Authentication daemon for nginx-proxied or nginx-served applications.
- Create virtual environment for the daemon
virtualenv env - Activate it using
. ./env/bin/activate - Install nginxauthdaemon from pypi
pip install nginxauthdaemon - Create config file overriding default values, see [Daemon configuration]. NB! You need to override default
SESSION_SALTandDES_KEYfor security. - Setup env variable
DAEMON_SETTINGSpointing to your config file. - Run daemon with your favorite WSGI server, for ex
gunicorn nginxauthdaemon:app. - Update nginx.conf. See [NGINX Configuration].
- Reload nginx (
nginx -t reload). - Test your setup.
- Build:
docker build -t nginxauthdaemon . - Launch:
docker run -p 5000:5000 -v $(pwd)/example.cfg:/example.cfg -e DAEMON_SETTINGS=/example.cfg -e WEB_CONCURRENCY=4 nginxauthdaemon - Compose file located in
docker-compose.yml.sample
Basic configuration properties are:
| Option | Description |
|---|---|
| REALM_NAME | Realm name shown on login page |
| SESSION_COOKIE | Session cookie name.
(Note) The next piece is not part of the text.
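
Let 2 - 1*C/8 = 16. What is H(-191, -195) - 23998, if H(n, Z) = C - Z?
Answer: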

Typically you do not need to change this. |
| TARGET_HEADER | Header used to pass protected URL from NGINX |
| SESSION_SALT | Long string used a salt for creation of session key. |
| DES_KEY | 8byte DES encryption key |
| AUTHENTICATOR | Authenticator class name, by default 'auth.DummyAuthenticator' |
Authenticators available out-of-the-box:
| Authenticator name | Description |
|---|---|
| nginxauthdaemon.auth.DummyAuthenticator | Simplest authenticator checking username equals password |
| nginxauthdaemon.crowdauth.CrowdAuthenticator | Atlassian Crowd based authenticator |
Crowd authenticator has additional options:
| Option | Description |
|---|---|
| CROWD_URL | Crowd server URL, for ex http://localhost:8095/crowd/ |
| CROWD_APP_NAME | Crowd application name |
| CROWD_APP_PASSWORD | Crowd application password |
Access token options +----------------+----------------------------------------------------------------+ | JWT_PRIVATE_KEY | RS256 secret key for access token signing. | +----------------+----------------------------------------------------------------+ | ACCESS_TOKEN_COOKIE | Access token cookie name. | +----------------+----------------------------------------------------------------+
Your NGINX should be compiled with ngx_http_auth_request_module. Please check it using nginx -V command.
Example configuration:
upstream auth-backend {
server 127.0.0.1:5000;
}
location = /auth/validate {
internal;
proxy_pass http://auth-backend;
proxy_pass_request_body off;
proxy_set_header Content-Length "";
}
location = /auth/login {
proxy_pass http://auth-backend;
proxy_set_header X-Target $request_uri;
}
# Protected application
location / {
auth_request /auth/validate;
# redirect 401 and 403 to login form
error_page 401 403 =200 /auth/login;
}
Install haproxy-auth-request script from https://github.com/TimWolla/haproxy-auth-request/
Sample HAProxy config (thanks to Dmitry Kamenskikh):
global
log /dev/log local0
log /dev/log local1 notice
chroot /var/lib/haproxy
stats socket /run/haproxy/admin.sock mode 660 level admin expose-fd listeners
stats timeout 30s
user haproxy
group haproxy
daemon
lua-load /usr/share/haproxy/auth-request.lua
defaults
log global
mode http
option httplog
option dontlognull
timeout connect 5000
timeout client 50000
timeout server 50000
frontend main
mode http
bind :80
acl management path_beg /management
acl login_page path -i /auth/login
http-request lua.auth-request auth_request /auth/validate if management
acl login_success var(txn.auth_response_successful) -m bool
http-request add-header X-target %[path] if management
http-request set-path /auth/login if management ! login_success
use_backend auth_request if login_page
default_backend just200
backend just200
server main 172.17.0.1:3000 check
backend auth_request
mode http
server main 172.17.0.1:5000 check
Daemon can be extended to support LDAP or any other auth method, but it support only Atlassian Crowd for now. I'll be happy to merge PRs with new auth methods.
The reference implementation is subject to MIT License.